Hey guys (and girls) I'm having a problem with arrays, this code below looks like duplicating each column inside a array! :/
<?php
//quantidade_de_registro
include("mysqlconfig.inc");
$query = "SELECT * FROM contas ";
$res = mysql_query($query);
while($row = mysql_fetch_array($res)){
$arr[] = $row;
}
echo json_encode($arr);
mysql_close($con);
?>
It will returns something like this:
[{"0":"5","ID":"5","1":"Zenny","Login":"Zenny","2":"Zeny","Nome":"Zeny","3":"daniel_queiroz789#hotmail.com","Email":"daniel_queiroz789#hotmail.com","4":"23021994","Senha":"23021994"}]
Each Column appears twice, But I need each column appears just once, a friend mine said that I need to re-parse the array and put it into the array, I don't know what it means or how I can do that :/
Please help :)
you can modify your script by adding a second parameter to the fetch
mysql_fetch_array($res,MYSQL_ASSOC)
However I will second that you should use PDO or mysqli instead
Use mysql_fetch_assoc
No, don't do that. Instead use PDO or mysqli and their respective fetch methods.

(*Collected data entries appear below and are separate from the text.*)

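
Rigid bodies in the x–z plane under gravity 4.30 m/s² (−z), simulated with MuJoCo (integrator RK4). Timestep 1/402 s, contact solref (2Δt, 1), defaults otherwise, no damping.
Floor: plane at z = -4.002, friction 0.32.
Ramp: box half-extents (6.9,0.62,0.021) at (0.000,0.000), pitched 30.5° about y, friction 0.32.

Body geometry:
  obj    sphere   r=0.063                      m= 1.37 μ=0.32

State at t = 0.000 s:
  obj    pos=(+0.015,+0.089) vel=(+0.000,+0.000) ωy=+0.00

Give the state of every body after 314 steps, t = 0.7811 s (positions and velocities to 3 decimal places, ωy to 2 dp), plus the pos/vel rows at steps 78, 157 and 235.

State at t = 0.7811 s:
  obj    pos=(+0.425,-0.153) vel=(+1.049,-0.618) ωy=+19.33

Key-timestep trajectory:
   step    t(s)  obj.x    obj.z    obj.vx   obj.vz 
     78  0.1940   +0.040  +0.074  +0.261  -0.154
    157  0.3905   +0.117  +0.028  +0.525  -0.309
    235  0.5846   +0.244  -0.046  +0.785  -0.463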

mysql_fetch_array fetches both numeric and associative arrays simultaneously.
mysql_fetch_array() as it's second paramter by default at "MYSQL_BOTH" meaning it return an array with both numerical and associative key.
To have only one of those, you can specify it in the call
mysql_fetch_array($res, MYSQL_ASSOC); // for assosiative
// OR
mysql_fetch_array($resm MYSQL_NUM); // for numeric
For more information you can take a look at the PHP documentation : http://php.net/manual/en/function.mysql-fetch-array.php
Try using PDO. The PDOStatement class fetch methods allow you to set the format of the returned data.
Here is some code for retrieving your data in an associative array:
try {
$dbh = new PDO("mysql:host=$host;dbname=$dbname", $user, $pass);
$sth = $dbh->prepare("SELECT * FROM contas");
if($sth->execute()) {
$contacts = $sth->fetchAll(PDO::FETCH_ASSOC);
echo json_encode($contacts);
} else {
throw new PDOException(print_r($sth->errorInfo(), true));
}
} catch(PDOException $e) {
echo $e->getMessage();
}